Quote:
The structure of a packed VLIW passed for execution by a discrete block is made up of between 1 and 5 64-bit scalar ALU operations and at most 2 64-bit literal constants for a grand total of 7 64-bit words length. Control flow instructions are passed as separate 64-bit words assigned to the branch hardware. The 4 equal ALUs can handle 1 FP MAD/ADD/MUL/dot product per clock, or 1 INT ADD/AND/CMP/LSH*_INT (but not MUL!) per clock, to list just a few instructions.

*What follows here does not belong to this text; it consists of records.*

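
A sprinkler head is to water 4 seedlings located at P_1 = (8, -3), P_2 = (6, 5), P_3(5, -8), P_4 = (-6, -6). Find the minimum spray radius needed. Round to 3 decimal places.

The minimum enclosing circle of a finite set is fixed by two of the points (as a diameter) or three (as a circumcircle).
The minimum enclosing circle is determined by three boundary points: P_2, P_3, P_4.
Their circumcentre is (33/58, -65/58) with r² = 112625/1682.
The farthest remaining point P_1 is at distance² 98821/1682 ≤ 112625/1682.
r = √(112625/1682) ≈ 8.183.

8.183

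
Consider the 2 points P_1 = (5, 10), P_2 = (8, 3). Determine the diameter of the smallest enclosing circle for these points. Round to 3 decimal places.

7.616

The smallest circle enclosing two points has them as diameter endpoints.
Centre = midpoint = (6.5, 6.5); r² = |P_1P_2|²/4 = 58/4 = 14.5.
Diameter = 2r = 2√(14.5) ≈ 7.616.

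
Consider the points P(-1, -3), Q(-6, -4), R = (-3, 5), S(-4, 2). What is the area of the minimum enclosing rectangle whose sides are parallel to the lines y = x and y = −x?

60

In coordinates u = x + y, v = x − y the rectangle is axis-aligned; the map (x,y)→(u,v) scales areas by 2.
u-values: -4, -10, 2, -2; range = 2 − (-10) = 12.
v-values: 2, -2, -8, -6; range = 2 − (-8) = 10.
Area = (12 × 10) / 2 = 60.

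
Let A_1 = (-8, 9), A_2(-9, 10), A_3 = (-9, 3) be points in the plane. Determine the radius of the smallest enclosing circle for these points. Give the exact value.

Side lengths²: A_1A_2² = 2, A_1A_3² = 37, A_2A_3² = 49.
Since A_2A_3² = 49 ≥ 37 + 2 = 39, the angle opposite A_2A_3 is not acute, so the smallest enclosing circle has A_2A_3 as diameter.
Centre = midpoint of A_2A_3 = (-9, 6.5), r² = 49/4 = 12.25.
r = √(12.25) = 3.5.

3.5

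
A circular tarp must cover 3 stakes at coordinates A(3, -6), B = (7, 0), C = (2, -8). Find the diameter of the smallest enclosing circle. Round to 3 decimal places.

Side lengths²: AB² = 52, AC² = 5, BC² = 89.
Since BC² = 89 ≥ 52 + 5 = 57, the angle opposite BC is not acute, so the smallest enclosing circle has BC as diameter.
Centre = midpoint of BC = (4.5, -4), r² = 89/4 = 22.25.
Diameter = 2r = 2√(22.25) ≈ 9.434.

9.434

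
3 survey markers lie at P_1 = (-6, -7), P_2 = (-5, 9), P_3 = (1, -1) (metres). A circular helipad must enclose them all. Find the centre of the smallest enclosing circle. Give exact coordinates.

Side lengths²: P_1P_2² = 257, P_1P_3² = 85, P_2P_3² = 136.
Since P_1P_2² = 257 ≥ 136 + 85 = 221, the angle opposite P_1P_2 is not acute, so the smallest enclosing circle has P_1P_2 as diameter.
Centre = midpoint of P_1P_2 = (-5.5, 1), r² = 257/4 = 64.25.
Centre = (-5.5, 1).

(-5.5, 1)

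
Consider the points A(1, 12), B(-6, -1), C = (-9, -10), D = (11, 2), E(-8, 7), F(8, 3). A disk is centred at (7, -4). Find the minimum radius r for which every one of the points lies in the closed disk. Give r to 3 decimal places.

18.601

The required radius is the distance from (7, -4) to the farthest point.
Squared distances: 292, 178, 292, 52, 346, 50.
Maximum is 346, attained at E.
r = √346 ≈ 18.601.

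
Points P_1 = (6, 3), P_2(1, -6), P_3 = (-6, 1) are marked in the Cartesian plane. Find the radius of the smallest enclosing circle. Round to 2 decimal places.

6.33

Side lengths²: P_1P_2² = 106, P_1P_3² = 148, P_2P_3² = 98.
Since P_1P_3² = 148 < 106 + 98 = 204, the triangle is acute, so the smallest enclosing circle is the circumcircle.
Circumcentre = (2/7, 2/7), r² = 1961/49.
r = √(1961/49) ≈ 6.33.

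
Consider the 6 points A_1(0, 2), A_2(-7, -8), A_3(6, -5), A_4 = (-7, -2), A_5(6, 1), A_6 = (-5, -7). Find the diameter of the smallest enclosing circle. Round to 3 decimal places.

A smallest enclosing disk is always determined by at most three of the input points on its boundary.
The farthest pair is A_2–A_5 with squared distance 250. The circle on this segment as diameter has centre (-0.5, -3.5) and r² = 250/4 = 62.5.
Check A_1: distance² to centre = 30.5 ≤ 62.5, so it lies inside.
All remaining points lie in this disk, and no smaller disk contains both endpoints, so this is the minimum enclosing circle.
Diameter = 2r = 2√(62.5) ≈ 15.811.

15.811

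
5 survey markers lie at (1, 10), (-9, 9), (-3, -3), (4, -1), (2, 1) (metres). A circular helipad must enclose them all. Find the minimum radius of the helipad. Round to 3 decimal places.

8.201

By Welzl's lemma the MEC is supported by two points (diametrically opposite) or three points (on a circumcircle).
The farthest pair is (-9, 9)–(4, -1) with squared distance 269. The circle on this segment as diameter has centre (-2.5, 4) and r² = 269/4 = 67.25.
Check (1, 10): distance² to centre = 48.25 ≤ 67.25, so it lies inside.
All remaining points lie in this disk, and no smaller disk contains both endpoints, so this is the minimum enclosing circle.
r = √(67.25) ≈ 8.201.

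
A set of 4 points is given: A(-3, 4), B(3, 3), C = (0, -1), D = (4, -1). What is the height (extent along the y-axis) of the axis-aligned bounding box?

max y = 4, min y = -1, so height = 5.

5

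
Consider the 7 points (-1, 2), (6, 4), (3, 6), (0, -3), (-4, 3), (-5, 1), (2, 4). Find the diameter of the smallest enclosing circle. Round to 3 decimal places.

11.402

The minimum enclosing circle of a finite set is fixed by two of the points (as a diameter) or three (as a circumcircle).
The farthest pair is (6, 4)–(-5, 1) with squared distance 130. The circle on this segment as diameter has centre (0.5, 2.5) and r² = 130/4 = 32.5.
Check (-1, 2): distance² to centre = 2.5 ≤ 32.5, so it lies inside.
All remaining points lie in this disk, and no smaller disk contains both endpoints, so this is the minimum enclosing circle.
Diameter = 2r = 2√(32.5) ≈ 11.402.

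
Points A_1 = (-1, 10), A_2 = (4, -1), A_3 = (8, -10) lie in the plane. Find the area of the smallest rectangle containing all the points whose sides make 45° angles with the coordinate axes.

159.5

In coordinates u = x + y, v = x − y the rectangle is axis-aligned; the map (x,y)→(u,v) scales areas by 2.
u-values: 9, 3, -2; range = 9 − (-2) = 11.
v-values: -11, 5, 18; range = 18 − (-11) = 29.
Area = (11 × 29) / 2 = 159.5.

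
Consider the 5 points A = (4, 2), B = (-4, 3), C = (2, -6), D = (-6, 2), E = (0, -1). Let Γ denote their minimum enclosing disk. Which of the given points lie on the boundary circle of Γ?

The minimum enclosing circle of a finite set is fixed by two of the points (as a diameter) or three (as a circumcircle).
The minimum enclosing circle is determined by three boundary points: A, C, D.
Their circumcentre is (-1, -1) with r² = 34.
The farthest remaining point B is at distance² 25 ≤ 34.
The points at distance exactly r from the centre are A, C, D — 3 points.

A, C, D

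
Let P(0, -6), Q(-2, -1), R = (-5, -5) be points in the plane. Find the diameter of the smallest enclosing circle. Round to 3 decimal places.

5.969

Side lengths²: PQ² = 29, PR² = 26, QR² = 25.
Since PQ² = 29 < 26 + 25 = 51, the triangle is acute, so the smallest enclosing circle is the circumcircle.
Circumcentre = (-101/46, -183/46), r² = 9425/1058.
Diameter = 2r = 2√(9425/1058) ≈ 5.969.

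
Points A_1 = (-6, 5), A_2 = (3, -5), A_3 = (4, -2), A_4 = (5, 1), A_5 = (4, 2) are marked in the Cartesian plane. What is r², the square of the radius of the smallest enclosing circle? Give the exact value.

45.25

The minimum enclosing circle of a finite set is fixed by two of the points (as a diameter) or three (as a circumcircle).
The farthest pair is A_1–A_2 with squared distance 181. The circle on this segment as diameter has centre (-1.5, 0) and r² = 181/4 = 45.25.
Check A_3: distance² to centre = 34.25 ≤ 45.25, so it lies inside.
All remaining points lie in this disk, and no smaller disk contains both endpoints, so this is the minimum enclosing circle.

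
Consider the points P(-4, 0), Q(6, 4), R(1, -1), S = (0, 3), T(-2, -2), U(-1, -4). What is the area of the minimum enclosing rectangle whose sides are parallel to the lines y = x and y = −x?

52.5

In coordinates u = x + y, v = x − y the rectangle is axis-aligned; the map (x,y)→(u,v) scales areas by 2.
u-values: -4, 10, 0, 3, -4, -5; range = 10 − (-5) = 15.
v-values: -4, 2, 2, -3, 0, 3; range = 3 − (-4) = 7.
Area = (15 × 7) / 2 = 52.5.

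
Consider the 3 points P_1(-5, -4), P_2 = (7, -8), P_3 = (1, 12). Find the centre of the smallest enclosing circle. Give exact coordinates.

Side lengths²: P_1P_2² = 160, P_1P_3² = 292, P_2P_3² = 436.
Since P_2P_3² = 436 < 292 + 160 = 452, the triangle is acute, so the smallest enclosing circle is the circumcircle.
Circumcentre = (98/27, 17/9), r² = 79570/729.
Centre = (98/27, 17/9).

(98/27, 17/9)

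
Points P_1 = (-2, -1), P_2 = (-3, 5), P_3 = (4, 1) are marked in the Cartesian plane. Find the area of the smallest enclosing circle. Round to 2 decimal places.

52.32

Side lengths²: P_1P_2² = 37, P_1P_3² = 40, P_2P_3² = 65.
Since P_2P_3² = 65 < 40 + 37 = 77, the triangle is acute, so the smallest enclosing circle is the circumcircle.
Circumcentre = (7/38, 93/38), r² = 12025/722.
Area = π·r² = π·12025/722 ≈ 52.32.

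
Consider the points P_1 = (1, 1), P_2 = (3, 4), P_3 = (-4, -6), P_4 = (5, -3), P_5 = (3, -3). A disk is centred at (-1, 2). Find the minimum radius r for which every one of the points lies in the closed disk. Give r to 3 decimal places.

The required radius is the distance from (-1, 2) to the farthest point.
Squared distances: 5, 20, 73, 61, 41.
Maximum is 73, attained at P_3.
r = √73 ≈ 8.544.

8.544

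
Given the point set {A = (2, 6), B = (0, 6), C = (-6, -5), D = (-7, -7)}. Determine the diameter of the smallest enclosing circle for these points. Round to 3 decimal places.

The minimum enclosing circle of a finite set is fixed by two of the points (as a diameter) or three (as a circumcircle).
The farthest pair is A–D with squared distance 250. The circle on this segment as diameter has centre (-2.5, -0.5) and r² = 250/4 = 62.5.
Check B: distance² to centre = 48.5 ≤ 62.5, so it lies inside.
All remaining points lie in this disk, and no smaller disk contains both endpoints, so this is the minimum enclosing circle.
Diameter = 2r = 2√(62.5) ≈ 15.811.

15.811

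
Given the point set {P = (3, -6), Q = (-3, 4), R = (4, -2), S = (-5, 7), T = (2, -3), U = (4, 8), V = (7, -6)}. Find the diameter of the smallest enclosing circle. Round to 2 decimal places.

17.69

A smallest enclosing disk is always determined by at most three of the input points on its boundary.
The farthest pair is S–V with squared distance 313. The circle on this segment as diameter has centre (1, 0.5) and r² = 313/4 = 78.25.
Check P: distance² to centre = 46.25 ≤ 78.25, so it lies inside.
All remaining points lie in this disk, and no smaller disk contains both endpoints, so this is the minimum enclosing circle.
Diameter = 2r = 2√(78.25) ≈ 17.69.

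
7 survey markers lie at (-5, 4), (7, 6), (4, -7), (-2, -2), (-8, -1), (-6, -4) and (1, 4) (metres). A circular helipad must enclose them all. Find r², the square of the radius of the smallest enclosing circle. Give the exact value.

A smallest enclosing disk is always determined by at most three of the input points on its boundary.
The minimum enclosing circle is determined by three boundary points: (7, 6), (4, -7), (-8, -1).
Their circumcentre is (10/29, 20/29) with r² = 60965/841.
The farthest remaining point (-6, -4) is at distance² 52352/841 ≤ 60965/841.

60965/841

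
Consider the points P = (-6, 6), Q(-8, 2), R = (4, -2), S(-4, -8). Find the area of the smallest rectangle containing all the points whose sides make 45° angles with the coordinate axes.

In coordinates u = x + y, v = x − y the rectangle is axis-aligned; the map (x,y)→(u,v) scales areas by 2.
u-values: 0, -6, 2, -12; range = 2 − (-12) = 14.
v-values: -12, -10, 6, 4; range = 6 − (-12) = 18.
Area = (14 × 18) / 2 = 126.

126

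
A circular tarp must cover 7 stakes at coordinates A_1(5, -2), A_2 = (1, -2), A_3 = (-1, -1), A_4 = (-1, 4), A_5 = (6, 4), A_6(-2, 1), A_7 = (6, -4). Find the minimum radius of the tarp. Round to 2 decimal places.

The minimum enclosing circle of a finite set is fixed by two of the points (as a diameter) or three (as a circumcircle).
The farthest pair is A_4–A_7 with squared distance 113. The circle on this segment as diameter has centre (2.5, 0) and r² = 113/4 = 28.25.
Check A_1: distance² to centre = 10.25 ≤ 28.25, so it lies inside.
All remaining points lie in this disk, and no smaller disk contains both endpoints, so this is the minimum enclosing circle.
r = √(28.25) ≈ 5.32.

5.32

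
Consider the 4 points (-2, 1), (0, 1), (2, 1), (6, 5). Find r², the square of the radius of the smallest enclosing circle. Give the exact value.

The farthest pair is (-2, 1)–(6, 5) with squared distance 80. The circle on this segment as diameter has centre (2, 3) and r² = 80/4 = 20.
Check (0, 1): distance² to centre = 8 ≤ 20, so it lies inside.
All remaining points lie in this disk, and no smaller disk contains both endpoints, so this is the minimum enclosing circle.

20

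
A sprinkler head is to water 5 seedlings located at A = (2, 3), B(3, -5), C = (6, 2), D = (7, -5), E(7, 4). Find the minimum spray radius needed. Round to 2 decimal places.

The farthest pair is B–E with squared distance 97. The circle on this segment as diameter has centre (5, -0.5) and r² = 97/4 = 24.25.
Check A: distance² to centre = 21.25 ≤ 24.25, so it lies inside.
All remaining points lie in this disk, and no smaller disk contains both endpoints, so this is the minimum enclosing circle.
r = √(24.25) ≈ 4.92.

4.92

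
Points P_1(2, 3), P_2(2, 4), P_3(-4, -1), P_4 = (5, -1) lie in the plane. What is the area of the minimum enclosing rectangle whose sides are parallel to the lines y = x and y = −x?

49.5

In coordinates u = x + y, v = x − y the rectangle is axis-aligned; the map (x,y)→(u,v) scales areas by 2.
u-values: 5, 6, -5, 4; range = 6 − (-5) = 11.
v-values: -1, -2, -3, 6; range = 6 − (-3) = 9.
Area = (11 × 9) / 2 = 49.5.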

For single precision floats, MUL and ADD are ― ulp IEEE using round-to-nearest-even rounding, and MAD is 1 ULP with the same rounding mode. For double precision, as already mentioned, these ALUs are fused in pairs of two to compute 1 DP MAD per cycle across all 4 of them. Only a limited set of instructions are supported in DP (no transcendentals being the obvious omission), and compliance with IEEE754 is relative: denorms are flushed to 0, only round-to-nearest rounding is supported, and a MAD produces different results from MUL+ADD due to rounding. Integer and float instructions can't be processed in parallel.
The transcendental unit (the Rys unit!) is different from its more silhouette conscious brethren: it's (surprisingly!!!) capable of handling transcendentals (cos, sin, log, exp, rcp et al.) at a rate of 1/cycle, INT MUL, due to a slightly higher internal precision (40-bit versus 32-bit, allowing expression of a 32-bit int in the FP exponent) than the other ALUs, and format conversions, all whilst not being able to process dot products or double precision work (so it's idle when double precision processing is happening).